What is the "evidence" all these answer choices are referring to?

The word appears in line 29. If we trace backwards, this evidence is intended to support "this theory" in line 20. What is "this theory"? That goes back to "this alternative theory" in line 11.

What is "this alternative theory"?

Line 7-11, neurobiologists speculating that electrical impulses are transmitted chemically rather than electrically.

So the evidence referred to in all the answer choices is meant to show that electrical impulse transmission is chemical, not electrical.

Although, the 1st sentence of the psg. says that neurobiologists once believed that the workings of the brain were exclusively electrical, that only allows us to infer that nowadays they believe the workings of the brain are not EXCLUSIVELY electrical.

Nothing in the passage says that "the workings of the brain" are chemical not electrical.
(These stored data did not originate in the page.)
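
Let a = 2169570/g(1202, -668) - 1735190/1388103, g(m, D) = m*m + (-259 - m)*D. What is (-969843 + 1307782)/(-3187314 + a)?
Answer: -567780288454103592/5355091490469967177 ≈ -0.10603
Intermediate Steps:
g(m, D) = m**2 + D*(-259 - m)
a = -594439018585/1680126556728 (a = 2169570/(1202**2 - 259*(-668) - 1*(-668)*1202) - 1735190/1388103 = 2169570/(1444804 + 173012 + 802936) - 1735190*1/1388103 = 2169570/2420752 - 1735190/1388103 = 2169570*(1/2420752) - 1735190/1388103 = 1084785/1210376 - 1735190/1388103 = -594439018585/1680126556728 ≈ -0.35381)
(-969843 + 1307782)/(-3187314 + a) = (-969843 + 1307782)/(-3187314 - 594439018585/1680126556728) = 337939/(-5355091490469967177/1680126556728) = 337939*(-1680126556728/5355091490469967177) = -567780288454103592/5355091490469967177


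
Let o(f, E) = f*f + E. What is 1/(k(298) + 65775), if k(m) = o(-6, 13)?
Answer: 1/65824 ≈ 1.5192e-5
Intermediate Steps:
o(f, E) = E + f² (o(f, E) = f² + E = E + f²)
k(m) = 49 (k(m) = 13 + (-6)² = 13 + 36 = 49)
1/(k(298) + 65775) = 1/(49 + 65775) = 1/65824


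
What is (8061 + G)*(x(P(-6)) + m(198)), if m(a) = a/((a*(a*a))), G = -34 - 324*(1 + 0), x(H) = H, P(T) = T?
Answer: -1811922769/39204 ≈ -46218.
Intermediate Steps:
G = -358 (G = -34 - 324 = -358)
m(a) = a**(-2) (m(a) = a/((a*a**2)) = a/(a**3) = a/a**3 = a**(-2))
(8061 + G)*(x(P(-6)) + m(198)) = (8061 - 358)*(-6 + 198**(-2)) = 7703*(-6 + 1/39204) = 7703*(-235223/39204) = -1811922769/39204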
That would change everything about how the brain operates, while this passage is really just about how neurons leap across synapses.

== other answers ===
(B) has the same 1st half as (A), which is incorrect. And (B) has the same 2nd half as (C), which is more narrow and less important than the 2nd half of (A)/(D)/(E).

(E) has a 1st half that does not emphasize the correct main point. The difference in receptor molecules leads into the final paragraph's point, but (E) misses the whole conceptual shift of the OLD idea (electrical signals leap across synapses) to the NEW idea (chemicals control the receptivity of neurons to electrical transmission).